Pickleball is America's fastest-growing sport since 2019. But the outdoors, court-based paddle game is garnering a fair amount of critics too.

In Walnut Creek, this type of court battle is part of a national craze.

"I discovered pickleball about four years ago, and a light went off in my head," said player Lisa Klein.

Armed with paddles and what appears a Wiffle ball, men and women of all ages compete.

"It’s like ping-pong, it’s like tennis, it’s like racquetball, all mixed together," said Cindy Gershen, the secretary for the Walnut Creek Pickleball Club.

From 8 a.m. until 1 p.m., members do a form of daily athletic worship at Rudgear Park in Walnut Creek.

"It’s just such an open place of levels, age groups, races, economic backgrounds," said Klein.

The city converted several tennis courts into pickleball courts six years ago, due to growing demand. And then in 2020, COVID hit, pushing more people out of gyms and indoor recreation spaces, and into parks, like this one.

But this competition is creating a problem with surrounding neighbors.

Many complain the noise from the paddles, jammed street parking, and an influx of people are making this court action untenable.

"Overall, it’s just as loud as a regular park experience," said player Derric Haynie.

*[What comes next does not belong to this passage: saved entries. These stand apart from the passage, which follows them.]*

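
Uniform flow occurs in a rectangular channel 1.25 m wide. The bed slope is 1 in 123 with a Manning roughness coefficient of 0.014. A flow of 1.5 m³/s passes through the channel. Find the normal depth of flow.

y_n = 0.454 m

Manning's equation rearranged: A R^(2/3) = nQ / (1·√S) = 0.014 × 1.5 / (√0.00813) = 0.2329.
Try y = 0.31 m: A R^(2/3) = 0.1357 — too small.
Try y = 0.525 m: A R^(2/3) = 0.2844 — too large.
Try y = 0.454 m: A R^(2/3) = 0.2329 — matches.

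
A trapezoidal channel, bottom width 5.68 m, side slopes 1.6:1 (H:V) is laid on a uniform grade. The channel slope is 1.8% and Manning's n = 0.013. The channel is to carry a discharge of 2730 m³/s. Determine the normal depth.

Manning's equation rearranged: A R^(2/3) = nQ / (1·√S) = 0.013 × 2730 / (√0.018) = 264.5.
At y = 8.48 m: A R^(2/3) = 433.7 — high.
At y = 5.28 m: A R^(2/3) = 152.2 — low.
At y = 6.8 m: A R^(2/3) = 264.2 — ≈ 264.5.

y_n = 6.8 m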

In a statement to KTVU, the city's communications manager said, "One of the considerations (to settle the impasse) was to relocate pickleball to the City’s gymnasium during the weekdays while a more suitable place to play is identified."

But some players said closing will cost more than just exercise.

Cindy Gershen’s husband died at the start of the COVID pandemic. Daily play here helped pull her out of a deep depression.

"Shutting us down is like taking away my heart, you know?," she said, fighting back tears.

The WCPC is considering paying for an acoustic wrap around the court fencing as a way to reduce noise.

Other players say a different, softer ball, might help. Both players and neighbors have an opportunity to weigh in at a city council meeting Tuesday night, over the fashionable game threatening suburban tranquility.